= Chandra Kumari Gurung =

Nepali migrant worker

Chandra Kumari Gurung is a former Nepali migrant worker in South Korea who in November 1993 was mistaken to be mentally ill and incarcerated in a South Korean psychiatric hospital for six years and four months.

==Confinement and release==

When she was arrested after failing to pay for a meal, Gurung tried to explain—despite her limited command of the Korean language—that she had accidentally left her wallet with money and identification at the factory where she worked. Due to police negligence and a series of professional misconduct, Gurung was taken into custody, wrongly diagnosed as a schizophrenic, and subjected to years of physical restraint, forced medication, and solitary confinement. She was eventually recognised as a Nepali woman and released in April 2000. She returned to her home in Mt. Annapurna in Nepal.

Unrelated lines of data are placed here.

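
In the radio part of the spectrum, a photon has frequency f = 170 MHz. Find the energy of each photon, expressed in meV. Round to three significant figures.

First convert: f = 170 MHz = 1.7e8 Hz.
Since E = hf for a photon, E = 1.126e-25 J.
Converting to meV: E = 7.031e-4 meV ≈ 7.03e-4 meV.

7.03e-4 meV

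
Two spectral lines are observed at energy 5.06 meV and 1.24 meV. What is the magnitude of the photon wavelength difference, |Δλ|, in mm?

Using λ = hc/E: λ₁ = 2.450 × 10^-4 m, λ₂ = 9.999 × 10^-4 m.
|Δλ| = |2.450 × 10^-4 − 9.999 × 10^-4| = 7.55 × 10^-4 m = 0.755 mm.

0.755 mm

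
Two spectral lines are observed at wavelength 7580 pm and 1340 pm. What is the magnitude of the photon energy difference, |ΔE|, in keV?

Using E = hc/λ: E₁ = 2.621 × 10^-17 J, E₂ = 1.482 × 10^-16 J.
|ΔE| = |2.621 × 10^-17 − 1.482 × 10^-16| = 1.22 × 10^-16 J = 0.762 keV.

0.762 keV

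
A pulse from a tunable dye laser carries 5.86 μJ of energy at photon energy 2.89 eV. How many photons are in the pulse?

1.27e13 photons

Per-photon energy: E = 4.630e-19 J (from energy = 2.89 eV).
N = E_total / E_photon = 5.86e-6 J / 4.630e-19 J = 1.27e13.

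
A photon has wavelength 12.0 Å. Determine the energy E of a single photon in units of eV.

1030 eV

Use h = 6.62607015e-34 J·s, c = 2.99792458e8 m/s, 1 eV = 1.602176634e-19 J.
In SI units: λ = 12.0 Å = 1.20e-9 m.
Since E = hc/λ for a photon, E = 1.655e-16 J.
Converting to eV: E = 1033 eV ≈ 1030 eV.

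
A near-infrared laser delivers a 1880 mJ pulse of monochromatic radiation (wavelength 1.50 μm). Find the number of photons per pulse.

Per-photon energy: E = 1.324 × 10^-19 J (from wavelength = 1.50 μm).
N = E_total / E_photon = 1.88 J / 1.324 × 10^-19 J = 1.42 × 10^19.

1.42 × 10^19 photons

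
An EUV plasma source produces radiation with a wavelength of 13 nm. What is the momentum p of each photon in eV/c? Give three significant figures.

Take h = 6.62607015e-34 J·s, c = 2.99792458e8 m/s, 1 eV = 1.602176634e-19 J.
In SI units: λ = 13 nm = 1.3e-8 m.
Apply p = h/λ: p = 5.097e-26 kg·m/s.
Converting to eV/c: p = 95.37 eV/c ≈ 95.4 eV/c.

95.4 eV/c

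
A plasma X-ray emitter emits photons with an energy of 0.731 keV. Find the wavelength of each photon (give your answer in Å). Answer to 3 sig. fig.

Convert to SI: E = 0.731 keV = 1.1712e-16 J.
The photon relation is λ = hc/E, giving λ = 1.696e-9 m.
Converting to Å: λ = 16.96 Å ≈ 17.0 Å.

17.0 Å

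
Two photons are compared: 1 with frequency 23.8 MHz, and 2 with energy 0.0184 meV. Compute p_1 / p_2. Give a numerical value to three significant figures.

p_1 = 5.260e-35 kg·m/s (from frequency = 23.8 MHz, via p = hf/c).
p_2 = 9.833e-33 kg·m/s (from energy = 0.0184 meV, via p = E/c).
Ratio = 5.260e-35 / 9.833e-33 = 5.35e-3.

5.35e-3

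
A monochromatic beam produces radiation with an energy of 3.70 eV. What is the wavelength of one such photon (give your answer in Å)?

Take h = 6.62607015 × 10^-34 J·s, c = 2.99792458 × 10^8 m/s, 1 eV = 1.602176634 × 10^-19 J.
First convert: E = 3.70 eV = 5.9281 × 10^-19 J.
The photon relation is λ = hc/E, giving λ = 3.351 × 10^-7 m.
Converting to Å: λ = 3351 Å ≈ 3350 Å.

3350 Å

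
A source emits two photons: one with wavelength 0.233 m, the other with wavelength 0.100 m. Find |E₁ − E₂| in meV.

7.08 × 10^-3 meV

Using E = hc/λ: E₁ = 8.526 × 10^-25 J, E₂ = 1.986 × 10^-24 J.
|ΔE| = |8.526 × 10^-25 − 1.986 × 10^-24| = 1.13 × 10^-24 J = 7.08 × 10^-3 meV.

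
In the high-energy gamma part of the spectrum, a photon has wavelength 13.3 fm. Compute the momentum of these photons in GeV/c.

In SI units: λ = 13.3 fm = 1.33e-14 m.
The photon relation is p = h/λ, giving p = 4.982e-20 kg·m/s.
Converting to GeV/c: p = 0.09322 GeV/c ≈ 0.0932 GeV/c.

0.0932 GeV/c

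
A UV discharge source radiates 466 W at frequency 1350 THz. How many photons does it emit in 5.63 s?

2.93e21 photons

Total energy: E_total = P·t = 466 × 5.63 = 2624 J.
Per-photon energy: E = 8.945e-19 J.
N = E_total / E_photon = 2.93e21.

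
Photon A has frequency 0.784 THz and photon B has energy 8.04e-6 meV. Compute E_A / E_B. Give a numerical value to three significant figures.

E_A = 5.195e-22 J (from frequency = 0.784 THz, via E = hf).
E_B = 1.288e-27 J (from energy = 8.04e-6 meV, via E given directly).
Ratio = 5.195e-22 / 1.288e-27 = 4.03e5.

4.03e5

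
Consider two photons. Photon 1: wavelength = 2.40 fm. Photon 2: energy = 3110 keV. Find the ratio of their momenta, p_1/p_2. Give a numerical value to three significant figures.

p_1 = 2.761e-19 kg·m/s (from wavelength = 2.40 fm, via p = h/λ).
p_2 = 1.662e-21 kg·m/s (from energy = 3110 keV, via p = E/c).
Ratio = 2.761e-19 / 1.662e-21 = 166.

166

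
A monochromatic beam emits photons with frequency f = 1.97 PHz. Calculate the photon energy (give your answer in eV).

8.15 eV

Use h = 6.62607015 × 10^-34 J·s, 1 eV = 1.602176634 × 10^-19 J.
Convert to SI: f = 1.97 PHz = 1.97 × 10^15 Hz.
Apply E = hf: E = 1.305 × 10^-18 J.
Converting to eV: E = 8.147 eV ≈ 8.15 eV.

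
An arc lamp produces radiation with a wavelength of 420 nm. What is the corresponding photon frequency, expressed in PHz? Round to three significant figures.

0.714 PHz

Take c = 2.99792458 × 10^8 m/s.
Convert to SI: λ = 420 nm = 4.2 × 10^-7 m.
For a photon f = c/λ, so f = 7.138 × 10^14 Hz.
Converting to PHz: f = 0.7138 PHz ≈ 0.714 PHz.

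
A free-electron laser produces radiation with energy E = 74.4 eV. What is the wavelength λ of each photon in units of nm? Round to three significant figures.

Take h = 6.62607015e-34 J·s, c = 2.99792458e8 m/s, 1 eV = 1.602176634e-19 J.
Convert to SI: E = 74.4 eV = 1.1920e-17 J.
Since λ = hc/E for a photon, λ = 1.666e-8 m.
Converting to nm: λ = 16.66 nm ≈ 16.7 nm.

16.7 nm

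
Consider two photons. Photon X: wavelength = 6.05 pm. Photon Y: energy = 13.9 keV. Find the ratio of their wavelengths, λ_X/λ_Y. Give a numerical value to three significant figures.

0.0678

λ_X = 6.050·10^-12 m (from wavelength = 6.05 pm, via λ given directly).
λ_Y = 8.920·10^-11 m (from energy = 13.9 keV, via λ = hc/E).
Ratio = 6.050·10^-12 / 8.920·10^-11 = 0.0678.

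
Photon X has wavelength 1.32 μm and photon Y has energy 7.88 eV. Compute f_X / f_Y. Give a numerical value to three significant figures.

0.119

f_X = 2.271·10^14 Hz (from wavelength = 1.32 μm, via f = c/λ).
f_Y = 1.905·10^15 Hz (from energy = 7.88 eV, via f = E/h).
Ratio = 2.271·10^14 / 1.905·10^15 = 0.119.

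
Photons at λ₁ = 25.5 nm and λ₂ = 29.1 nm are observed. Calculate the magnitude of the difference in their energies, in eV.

6.02 eV

Using E = hc/λ: E₁ = 7.790 × 10^-18 J, E₂ = 6.826 × 10^-18 J.
|ΔE| = |7.790 × 10^-18 − 6.826 × 10^-18| = 9.64 × 10^-19 J = 6.02 eV.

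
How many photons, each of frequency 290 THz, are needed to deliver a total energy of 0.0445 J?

Per-photon energy: E = 1.922e-19 J (from frequency = 290 THz).
N = E_total / E_photon = 0.0445 J / 1.922e-19 J = 2.32e17.

2.32e17 photons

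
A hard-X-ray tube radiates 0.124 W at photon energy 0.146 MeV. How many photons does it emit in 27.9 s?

Total energy: E_total = P·t = 0.124 × 27.9 = 3.460 J.
Per-photon energy: E = 2.339 × 10^-14 J.
N = E_total / E_photon = 1.48 × 10^14.

1.48 × 10^14 photons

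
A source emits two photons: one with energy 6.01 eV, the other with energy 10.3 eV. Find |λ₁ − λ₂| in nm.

Using λ = hc/E: λ₁ = 2.063e-7 m, λ₂ = 1.204e-7 m.
|Δλ| = |2.063e-7 − 1.204e-7| = 8.59e-8 m = 85.9 nm.

85.9 nm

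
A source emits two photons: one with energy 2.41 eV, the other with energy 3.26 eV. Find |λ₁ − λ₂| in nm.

Using λ = hc/E: λ₁ = 5.145 × 10^-7 m, λ₂ = 3.803 × 10^-7 m.
|Δλ| = |5.145 × 10^-7 − 3.803 × 10^-7| = 1.34 × 10^-7 m = 134 nm.

134 nm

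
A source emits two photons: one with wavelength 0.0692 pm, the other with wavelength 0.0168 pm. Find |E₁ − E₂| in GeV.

Using E = hc/λ: E₁ = 2.871e-12 J, E₂ = 1.182e-11 J.
|ΔE| = |2.871e-12 − 1.182e-11| = 8.95e-12 J = 0.0559 GeV.

0.0559 GeV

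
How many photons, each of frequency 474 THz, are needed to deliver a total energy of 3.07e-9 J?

9.77e9 photons

Per-photon energy: E = 3.141e-19 J (from frequency = 474 THz).
N = E_total / E_photon = 3.07e-9 J / 3.141e-19 J = 9.77e9.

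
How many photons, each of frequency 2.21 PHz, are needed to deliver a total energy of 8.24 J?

Per-photon energy: E = 1.464 × 10^-18 J (from frequency = 2.21 PHz).
N = E_total / E_photon = 8.24 J / 1.464 × 10^-18 J = 5.63 × 10^18.

5.63 × 10^18 photons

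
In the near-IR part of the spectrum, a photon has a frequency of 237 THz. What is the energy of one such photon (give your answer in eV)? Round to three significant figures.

In SI units: f = 237 THz = 2.37e14 Hz.
Since E = hf for a photon, E = 1.570e-19 J.
Converting to eV: E = 0.9802 eV ≈ 0.980 eV.

0.980 eV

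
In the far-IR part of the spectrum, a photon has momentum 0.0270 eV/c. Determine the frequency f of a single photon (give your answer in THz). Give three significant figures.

6.53 THz

(h = 6.62607015 × 10^-34 J·s, c = 2.99792458 × 10^8 m/s, 1 eV = 1.602176634 × 10^-19 J.)
In SI units: p = 0.0270 eV/c = 1.4430 × 10^-29 kg·m/s.
For a photon f = pc/h, so f = 6.529 × 10^12 Hz.
Converting to THz: f = 6.529 THz ≈ 6.53 THz.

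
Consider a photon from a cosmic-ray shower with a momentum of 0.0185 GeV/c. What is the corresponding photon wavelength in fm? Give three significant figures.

67.0 fm

Take h = 6.62607015e-34 J·s, c = 2.99792458e8 m/s, 1 eV = 1.602176634e-19 J.
In SI units: p = 0.0185 GeV/c = 9.8869e-21 kg·m/s.
For a photon λ = h/p, so λ = 6.702e-14 m.
Converting to fm: λ = 67.02 fm ≈ 67.0 fm.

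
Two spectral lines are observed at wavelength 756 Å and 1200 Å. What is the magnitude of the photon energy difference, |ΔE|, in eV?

6.07 eV

Using E = hc/λ: E₁ = 2.628e-18 J, E₂ = 1.655e-18 J.
|ΔE| = |2.628e-18 − 1.655e-18| = 9.72e-19 J = 6.07 eV.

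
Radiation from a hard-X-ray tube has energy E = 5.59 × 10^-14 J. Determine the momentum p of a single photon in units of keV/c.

(c = 2.99792458 × 10^8 m/s, 1 eV = 1.602176634 × 10^-19 J.)
Since p = E/c for a photon, p = 1.865 × 10^-22 kg·m/s.
Converting to keV/c: p = 348.9 keV/c ≈ 349 keV/c.

349 keV/c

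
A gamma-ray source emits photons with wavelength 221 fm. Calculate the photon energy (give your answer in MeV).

5.61 MeV

Take h = 6.62607015 × 10^-34 J·s, c = 2.99792458 × 10^8 m/s, 1 eV = 1.602176634 × 10^-19 J.
First convert: λ = 221 fm = 2.21 × 10^-13 m.
The photon relation is E = hc/λ, giving E = 8.988 × 10^-13 J.
Converting to MeV: E = 5.610 MeV ≈ 5.61 MeV.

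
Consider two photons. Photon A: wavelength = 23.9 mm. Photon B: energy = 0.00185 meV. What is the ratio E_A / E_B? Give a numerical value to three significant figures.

E_A = 8.311e-24 J (from wavelength = 23.9 mm, via E = hc/λ).
E_B = 2.964e-25 J (from energy = 0.00185 meV, via E given directly).
Ratio = 8.311e-24 / 2.964e-25 = 28.0.

28.0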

==Lawsuit and media attention==

Gurung later filed a lawsuit to demand compensation for her unjust incarceration and a formal apology from the South Korean government. The court awarded her approximately US$23,500.

Her story gained notoriety and news coverage and was the subject of a short film titled "N. E. P. A. L. Never Ending Peace And Love" by Park Chan-wook as part of a 2003 omnibus film, If You Were Me (Korean title: 여섯 개의 시선), produced by the National Human Rights Commission of Korea.